Partial list of features presented to developers

From the engineers we surveyed, we gleaned a few key pieces of information:

  • While Etsy's frontend is written with a mix of PHP and JavaScript, the majority of respondents did not show a language preference for one or the other.
  • Providing some method of visual test debugging was critical.
  • Echoing the User Interviews, the ability to run tests against Development Environments was absolutely vital.

What's more, Testing Platform was able to source two promising tools directly from survey responses. Both could potentially reduce flaky tests thanks to baked-in Actionability Checks meant to prevent race conditions.

Vetting our Options

With our two candidates selected, the Testing Platform team needed to figure out which one best suited Etsy's needs. As you've probably guessed, we turned to our customers for a third and final time. We reached out to the group survey respondents (who were open to additional follow up) and invited them to alpha test both proposed solutions. Five engineers were generous enough to offer their services.
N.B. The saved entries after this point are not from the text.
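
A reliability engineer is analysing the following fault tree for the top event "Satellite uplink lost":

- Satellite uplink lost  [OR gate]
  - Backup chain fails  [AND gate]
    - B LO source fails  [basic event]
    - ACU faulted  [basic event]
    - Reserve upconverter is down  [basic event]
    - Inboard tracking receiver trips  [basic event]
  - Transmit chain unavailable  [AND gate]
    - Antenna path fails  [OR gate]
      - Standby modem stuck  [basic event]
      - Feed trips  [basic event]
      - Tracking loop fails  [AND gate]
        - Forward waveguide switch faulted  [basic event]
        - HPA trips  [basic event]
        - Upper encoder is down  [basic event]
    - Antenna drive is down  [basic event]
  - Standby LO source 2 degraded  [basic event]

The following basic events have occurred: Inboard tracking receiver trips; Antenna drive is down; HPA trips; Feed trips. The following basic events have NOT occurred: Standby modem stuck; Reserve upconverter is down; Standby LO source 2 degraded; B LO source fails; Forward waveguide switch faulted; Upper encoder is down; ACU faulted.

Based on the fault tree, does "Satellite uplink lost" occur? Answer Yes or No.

Yes

Backup chain fails [AND]: B LO source fails=not, ACU faulted=not, Reserve upconverter is down=not, Inboard tracking receiver trips=occurs → not all inputs occur → does not occur.
Tracking loop fails [AND]: Forward waveguide switch faulted=not, HPA trips=occurs, Upper encoder is down=not → not all inputs occur → does not occur.
Antenna path fails [OR]: Standby modem stuck=not, Feed trips=occurs, Tracking loop fails=not → at least one input occurs → occurs.
Transmit chain unavailable [AND]: Antenna path fails=occurs, Antenna drive is down=occurs → all inputs occur → occurs.
Satellite uplink lost [OR]: Backup chain fails=not, Transmit chain unavailable=occurs, Standby LO source 2 degraded=not → at least one input occurs → occurs.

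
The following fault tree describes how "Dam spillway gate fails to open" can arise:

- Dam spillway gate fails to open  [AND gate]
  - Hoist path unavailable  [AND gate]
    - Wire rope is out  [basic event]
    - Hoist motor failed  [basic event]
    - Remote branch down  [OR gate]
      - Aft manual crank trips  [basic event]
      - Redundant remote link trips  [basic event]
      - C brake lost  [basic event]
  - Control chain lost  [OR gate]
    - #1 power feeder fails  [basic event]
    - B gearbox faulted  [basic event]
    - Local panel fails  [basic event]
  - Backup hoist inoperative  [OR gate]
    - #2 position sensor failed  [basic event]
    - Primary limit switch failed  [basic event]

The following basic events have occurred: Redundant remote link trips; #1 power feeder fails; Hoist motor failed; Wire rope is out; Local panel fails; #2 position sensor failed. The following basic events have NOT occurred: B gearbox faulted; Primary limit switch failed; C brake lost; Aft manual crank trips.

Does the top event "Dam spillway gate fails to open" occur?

Remote branch down [OR]: Aft manual crank trips=not, Redundant remote link trips=occurs, C brake lost=not → at least one input occurs → occurs.
Hoist path unavailable [AND]: Wire rope is out=occurs, Hoist motor failed=occurs, Remote branch down=occurs → all inputs occur → occurs.
Control chain lost [OR]: #1 power feeder fails=occurs, B gearbox faulted=not, Local panel fails=occurs → at least one input occurs → occurs.
Backup hoist inoperative [OR]: #2 position sensor failed=occurs, Primary limit switch failed=not → at least one input occurs → occurs.
Dam spillway gate fails to open [AND]: Hoist path unavailable=occurs, Control chain lost=occurs, Backup hoist inoperative=occurs → all inputs occur → occurs.

Yes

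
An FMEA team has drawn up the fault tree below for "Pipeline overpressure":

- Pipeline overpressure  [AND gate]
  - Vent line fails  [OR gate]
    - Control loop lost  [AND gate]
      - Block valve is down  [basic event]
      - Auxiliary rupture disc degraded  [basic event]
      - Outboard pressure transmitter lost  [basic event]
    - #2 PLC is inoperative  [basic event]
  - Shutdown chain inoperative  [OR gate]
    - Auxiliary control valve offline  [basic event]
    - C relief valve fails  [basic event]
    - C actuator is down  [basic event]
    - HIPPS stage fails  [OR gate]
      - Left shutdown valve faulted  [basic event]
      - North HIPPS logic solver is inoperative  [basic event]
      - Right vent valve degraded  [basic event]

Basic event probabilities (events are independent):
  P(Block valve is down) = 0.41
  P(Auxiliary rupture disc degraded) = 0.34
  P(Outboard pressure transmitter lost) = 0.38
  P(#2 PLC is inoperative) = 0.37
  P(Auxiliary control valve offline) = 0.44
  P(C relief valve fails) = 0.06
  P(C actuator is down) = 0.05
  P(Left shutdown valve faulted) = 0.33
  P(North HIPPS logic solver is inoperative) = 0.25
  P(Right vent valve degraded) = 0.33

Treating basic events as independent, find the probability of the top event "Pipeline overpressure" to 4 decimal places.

0.3355

P(Control loop lost) [AND] = 0.41 × 0.34 × 0.38 = 0.052972
P(Vent line fails) [OR] = 1 − (1−0.052972) × (1−0.37) = 0.403372
P(HIPPS stage fails) [OR] = 1 − (1−0.33) × (1−0.25) × (1−0.33) = 0.663325
P(Shutdown chain inoperative) [OR] = 1 − (1−0.44) × (1−0.06) × (1−0.05) × (1−0.663325) = 0.831636
P(Pipeline overpressure) [AND] = 0.403372 × 0.831636 = 0.335459
Rounded to 4 decimal places: P(Pipeline overpressure) ≈ 0.3355.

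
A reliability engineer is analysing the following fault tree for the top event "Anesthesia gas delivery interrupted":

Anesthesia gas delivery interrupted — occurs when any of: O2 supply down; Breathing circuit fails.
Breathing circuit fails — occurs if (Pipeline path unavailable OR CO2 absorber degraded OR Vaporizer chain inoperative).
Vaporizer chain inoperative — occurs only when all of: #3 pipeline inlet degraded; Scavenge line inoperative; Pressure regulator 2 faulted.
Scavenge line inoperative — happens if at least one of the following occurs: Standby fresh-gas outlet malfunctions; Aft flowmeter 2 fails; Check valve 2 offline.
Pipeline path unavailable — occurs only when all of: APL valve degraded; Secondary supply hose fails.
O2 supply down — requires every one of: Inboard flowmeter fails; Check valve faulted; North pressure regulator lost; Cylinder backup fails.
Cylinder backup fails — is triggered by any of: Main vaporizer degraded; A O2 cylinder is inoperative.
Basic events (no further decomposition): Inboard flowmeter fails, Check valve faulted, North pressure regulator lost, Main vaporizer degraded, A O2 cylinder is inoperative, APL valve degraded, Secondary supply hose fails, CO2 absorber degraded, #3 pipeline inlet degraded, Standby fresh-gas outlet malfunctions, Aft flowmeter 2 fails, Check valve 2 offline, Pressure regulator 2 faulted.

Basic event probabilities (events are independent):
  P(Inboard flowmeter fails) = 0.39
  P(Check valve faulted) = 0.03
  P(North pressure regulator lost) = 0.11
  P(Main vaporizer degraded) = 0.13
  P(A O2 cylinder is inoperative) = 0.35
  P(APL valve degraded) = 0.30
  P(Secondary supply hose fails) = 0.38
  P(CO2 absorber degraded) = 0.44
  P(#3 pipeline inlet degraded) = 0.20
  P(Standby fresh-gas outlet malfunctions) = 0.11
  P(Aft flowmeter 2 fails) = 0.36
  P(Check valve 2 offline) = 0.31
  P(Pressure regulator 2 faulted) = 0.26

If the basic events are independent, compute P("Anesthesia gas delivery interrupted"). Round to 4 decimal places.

P(Cylinder backup fails) [OR] = 1 − (1−0.13) × (1−0.35) = 0.434500
P(O2 supply down) [AND] = 0.39 × 0.03 × 0.11 × 0.434500 = 0.000559
P(Pipeline path unavailable) [AND] = 0.30 × 0.38 = 0.114000
P(Scavenge line inoperative) [OR] = 1 − (1−0.11) × (1−0.36) × (1−0.31) = 0.606976
P(Vaporizer chain inoperative) [AND] = 0.20 × 0.606976 × 0.26 = 0.031563
P(Breathing circuit fails) [OR] = 1 − (1−0.114000) × (1−0.44) × (1−0.031563) = 0.519500
P(Anesthesia gas delivery interrupted) [OR] = 1 − (1−0.000559) × (1−0.519500) = 0.519769
Rounded to 4 decimal places: P(Anesthesia gas delivery interrupted) ≈ 0.5198.

0.5198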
While sourcing volunteers, our team laid the foundation for writing tests with both frameworks and educated ourselves in their basic usage. We then met one-on-one with each Alpha Tester to introduce them to both frameworks in a 2-hour pairing session. After that we turned them loose to write their own, non-trivial tests in both tools. We allotted six weeks for the Alpha Testing phase to give the participants time to explore the tools while working around their regular job duties. Afterward we met with them again to hear about their experience. Similar to our original User Interviews, we simply chatted with the Alpha Testers about the process of writing tests. We also asked them to rate their experience with each tool from 1 to 10. The results were fairly similar between each solution with an overall neutral impression.
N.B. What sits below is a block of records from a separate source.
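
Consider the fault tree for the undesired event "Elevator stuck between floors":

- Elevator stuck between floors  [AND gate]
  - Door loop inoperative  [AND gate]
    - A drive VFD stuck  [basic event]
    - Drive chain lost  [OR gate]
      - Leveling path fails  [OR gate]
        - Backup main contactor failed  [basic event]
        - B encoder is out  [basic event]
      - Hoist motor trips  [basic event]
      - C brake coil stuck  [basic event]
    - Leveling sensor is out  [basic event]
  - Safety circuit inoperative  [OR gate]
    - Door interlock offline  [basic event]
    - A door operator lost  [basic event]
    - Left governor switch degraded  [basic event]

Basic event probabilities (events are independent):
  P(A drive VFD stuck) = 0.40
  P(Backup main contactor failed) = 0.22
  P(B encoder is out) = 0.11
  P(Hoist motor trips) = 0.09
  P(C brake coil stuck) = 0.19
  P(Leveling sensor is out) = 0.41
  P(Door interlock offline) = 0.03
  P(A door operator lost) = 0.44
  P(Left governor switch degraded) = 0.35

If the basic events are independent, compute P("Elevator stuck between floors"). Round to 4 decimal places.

0.0518

P(Leveling path fails) [OR] = 1 − (1−0.22) × (1−0.11) = 0.305800
P(Drive chain lost) [OR] = 1 − (1−0.305800) × (1−0.09) × (1−0.19) = 0.488305
P(Door loop inoperative) [AND] = 0.40 × 0.488305 × 0.41 = 0.080082
P(Safety circuit inoperative) [OR] = 1 − (1−0.03) × (1−0.44) × (1−0.35) = 0.646920
P(Elevator stuck between floors) [AND] = 0.080082 × 0.646920 = 0.051807
Rounded to 4 decimal places: P(Elevator stuck between floors) ≈ 0.0518.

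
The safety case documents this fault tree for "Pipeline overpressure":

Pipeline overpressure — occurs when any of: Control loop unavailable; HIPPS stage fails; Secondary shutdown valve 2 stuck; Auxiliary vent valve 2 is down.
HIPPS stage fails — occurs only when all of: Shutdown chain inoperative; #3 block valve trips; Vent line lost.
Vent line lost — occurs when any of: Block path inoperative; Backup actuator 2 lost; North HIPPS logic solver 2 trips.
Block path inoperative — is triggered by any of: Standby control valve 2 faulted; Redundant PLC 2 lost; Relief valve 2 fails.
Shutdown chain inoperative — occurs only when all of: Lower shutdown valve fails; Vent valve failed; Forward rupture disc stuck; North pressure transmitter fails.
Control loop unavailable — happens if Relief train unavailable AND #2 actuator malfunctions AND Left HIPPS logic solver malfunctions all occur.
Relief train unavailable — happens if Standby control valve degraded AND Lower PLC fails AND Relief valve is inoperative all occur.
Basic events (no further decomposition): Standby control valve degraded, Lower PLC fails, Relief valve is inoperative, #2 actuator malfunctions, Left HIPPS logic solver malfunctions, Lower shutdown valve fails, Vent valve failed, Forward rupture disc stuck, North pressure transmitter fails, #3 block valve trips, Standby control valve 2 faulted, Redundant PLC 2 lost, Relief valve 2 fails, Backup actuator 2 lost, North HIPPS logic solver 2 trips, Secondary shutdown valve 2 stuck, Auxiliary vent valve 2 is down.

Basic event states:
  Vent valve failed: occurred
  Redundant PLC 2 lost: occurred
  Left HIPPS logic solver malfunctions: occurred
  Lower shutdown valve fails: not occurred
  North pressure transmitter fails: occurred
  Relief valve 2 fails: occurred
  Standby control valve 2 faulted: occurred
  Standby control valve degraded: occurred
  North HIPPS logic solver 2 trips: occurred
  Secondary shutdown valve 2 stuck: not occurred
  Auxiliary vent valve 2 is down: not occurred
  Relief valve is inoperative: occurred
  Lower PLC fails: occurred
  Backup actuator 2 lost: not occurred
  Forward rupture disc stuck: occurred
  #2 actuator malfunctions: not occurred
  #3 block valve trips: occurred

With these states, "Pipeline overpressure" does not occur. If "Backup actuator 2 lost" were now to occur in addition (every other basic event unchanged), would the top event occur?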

This gave our team confidence that both options were viable, so it fell on us to make the final decision. For this we turned back to the pain points we uncovered in our User Interviews. During the Alpha Testing phase, the tests from one of the proposed solutions behaved consistently and provided actionable error messages when a failure did occur, making it the clear choice to reduce test flakiness.

Product Managed

When everything was said and done, we were able to set up a new End-To-End Testing tool with confidence because we had utilized a few key user engagement practices:

  1. User Interviews helped us clarify the problem and success criteria.
  2. Surveying Engineering made sourcing replacements a grassroots effort rather than a top-down decision.
  3. Alpha Testing potential replacements built confidence that they would hold up to real-world usage.

Having the foresight to gather quantitative metrics also made selling the decision to leadership a snap. We could definitively say how our work had impacted developer satisfaction. These insights weren't free of course. In total we spent about 10 weeks engaging our customers, but the results were well worth it.
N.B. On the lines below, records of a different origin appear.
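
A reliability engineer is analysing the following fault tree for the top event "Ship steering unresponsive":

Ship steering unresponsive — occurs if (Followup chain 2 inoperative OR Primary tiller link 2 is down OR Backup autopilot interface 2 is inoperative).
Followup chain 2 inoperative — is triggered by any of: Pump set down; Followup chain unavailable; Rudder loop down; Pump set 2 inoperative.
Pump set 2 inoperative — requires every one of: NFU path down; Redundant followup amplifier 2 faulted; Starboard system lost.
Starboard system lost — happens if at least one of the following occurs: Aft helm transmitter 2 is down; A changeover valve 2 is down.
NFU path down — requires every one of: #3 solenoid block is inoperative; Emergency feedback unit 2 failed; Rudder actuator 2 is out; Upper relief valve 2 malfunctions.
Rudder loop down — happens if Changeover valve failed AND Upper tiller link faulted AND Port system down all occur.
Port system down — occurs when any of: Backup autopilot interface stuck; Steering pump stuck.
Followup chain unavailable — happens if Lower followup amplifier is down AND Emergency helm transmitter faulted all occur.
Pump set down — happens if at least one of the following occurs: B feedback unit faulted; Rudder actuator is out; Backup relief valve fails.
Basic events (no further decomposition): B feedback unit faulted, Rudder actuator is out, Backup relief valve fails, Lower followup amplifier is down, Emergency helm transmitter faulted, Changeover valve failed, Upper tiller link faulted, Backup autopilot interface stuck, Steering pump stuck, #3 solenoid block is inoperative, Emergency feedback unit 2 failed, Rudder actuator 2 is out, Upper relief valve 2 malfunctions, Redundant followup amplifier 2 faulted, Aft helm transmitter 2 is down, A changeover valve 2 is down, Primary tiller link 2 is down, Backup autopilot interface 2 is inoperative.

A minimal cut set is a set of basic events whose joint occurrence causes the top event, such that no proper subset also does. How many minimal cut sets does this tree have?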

Testing Platform is not the only team seeing success from this mode of work either. Etsy is re-envisioning our Infrastructure teams as Enablement teams, focusing beyond simply maintaining infrastructure to comprehensively supporting other engineers. This even includes hiring Product Managers directly onto some of these teams.

Whether your company is ready to make that leap or not, remember that any team—even any individual—can follow this path. The Testing Platform team set out to really listen to our customers. If you do the same and hold their needs as your north star, then you're bound to find your way.